It is a fundamentally positive study of a destructive organisation that runs over the unemployed, the grunts, the managers and even the top who when they can't deliver lower unemployment (because that does not depend on the unemployment office), are sacrificed as pawns. Of course, the differences in consequences are huge for the unemployed and the burnt-out grunts (some of whom end up unemployed) on one side and the top bosses who parachutes into something less stressful, but the system is working against them all.

"We just obey" is how some of the grunts handle it, though many has ideas and aspirations of helping people they just need to get all the mandated crap out of the way first (this is where a lot of them burn out).

I can relate, I once had a meeting at the unemployment office at the time when the unemployment office buying the services of private "coaches" was all the rage. I figured I might give that a go if I could get someone who had a clue about the job market for the kind of work I was looking for. The unemployment officer looked a bit pained as she said that she was not allowed to recommend anyone (free market and all of that), but then shone up, gave me a binder with all coaches and then stated "I could however leave it open at this page and then you can choose to turn the pages if you want to...". I took the implied advice and asked for the coach on the page and it was actually pretty good.

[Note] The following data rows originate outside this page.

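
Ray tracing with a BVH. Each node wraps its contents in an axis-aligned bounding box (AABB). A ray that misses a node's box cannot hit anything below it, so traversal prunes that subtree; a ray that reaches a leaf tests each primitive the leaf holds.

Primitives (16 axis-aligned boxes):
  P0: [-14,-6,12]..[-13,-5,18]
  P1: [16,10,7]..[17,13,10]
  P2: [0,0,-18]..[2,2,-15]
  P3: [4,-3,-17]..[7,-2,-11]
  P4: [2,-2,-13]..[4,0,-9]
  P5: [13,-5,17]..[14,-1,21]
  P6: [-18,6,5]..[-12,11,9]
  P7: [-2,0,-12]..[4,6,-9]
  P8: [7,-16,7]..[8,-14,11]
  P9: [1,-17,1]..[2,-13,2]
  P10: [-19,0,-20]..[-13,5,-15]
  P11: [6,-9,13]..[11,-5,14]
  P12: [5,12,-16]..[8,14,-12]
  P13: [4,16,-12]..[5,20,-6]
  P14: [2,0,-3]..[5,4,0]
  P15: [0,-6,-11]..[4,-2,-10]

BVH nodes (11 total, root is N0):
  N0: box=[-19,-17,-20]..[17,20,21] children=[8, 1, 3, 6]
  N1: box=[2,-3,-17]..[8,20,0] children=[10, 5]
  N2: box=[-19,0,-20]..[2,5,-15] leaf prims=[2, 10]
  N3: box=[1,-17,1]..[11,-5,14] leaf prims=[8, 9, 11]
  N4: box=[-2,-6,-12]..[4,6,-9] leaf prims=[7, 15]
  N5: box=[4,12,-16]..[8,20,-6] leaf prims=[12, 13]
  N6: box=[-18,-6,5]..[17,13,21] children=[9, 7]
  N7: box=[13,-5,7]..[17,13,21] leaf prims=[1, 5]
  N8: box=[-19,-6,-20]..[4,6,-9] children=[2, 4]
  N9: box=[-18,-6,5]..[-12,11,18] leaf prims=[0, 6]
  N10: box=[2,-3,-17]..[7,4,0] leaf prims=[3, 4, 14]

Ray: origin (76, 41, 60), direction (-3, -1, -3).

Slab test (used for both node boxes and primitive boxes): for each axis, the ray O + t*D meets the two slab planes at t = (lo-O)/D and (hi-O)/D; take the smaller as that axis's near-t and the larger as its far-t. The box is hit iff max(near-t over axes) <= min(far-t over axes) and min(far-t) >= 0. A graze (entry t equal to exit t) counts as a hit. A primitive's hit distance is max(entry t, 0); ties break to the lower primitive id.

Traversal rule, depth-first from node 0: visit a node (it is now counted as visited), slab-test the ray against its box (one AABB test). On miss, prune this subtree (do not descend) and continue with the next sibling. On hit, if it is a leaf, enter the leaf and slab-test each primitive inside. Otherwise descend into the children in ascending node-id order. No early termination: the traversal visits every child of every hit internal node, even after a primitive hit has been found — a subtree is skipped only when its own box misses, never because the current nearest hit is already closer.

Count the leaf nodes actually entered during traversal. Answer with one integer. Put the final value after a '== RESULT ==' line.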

But back to the book, most of those officers interviewed would rather do more interesting things, though many of them would like to work at the unemployment office as it was in the days of full employment (ended in 1991 I think) when their job was to keep contact with local employers and present to unemployed the range of different jobs available and assess which jobs they had the right background for. Much more rewarding and actually work that can be done.

And that was the strenght of the book, the empathy with all the cogs, even the more powerful ones.

The author has since become a strong voice for UBI.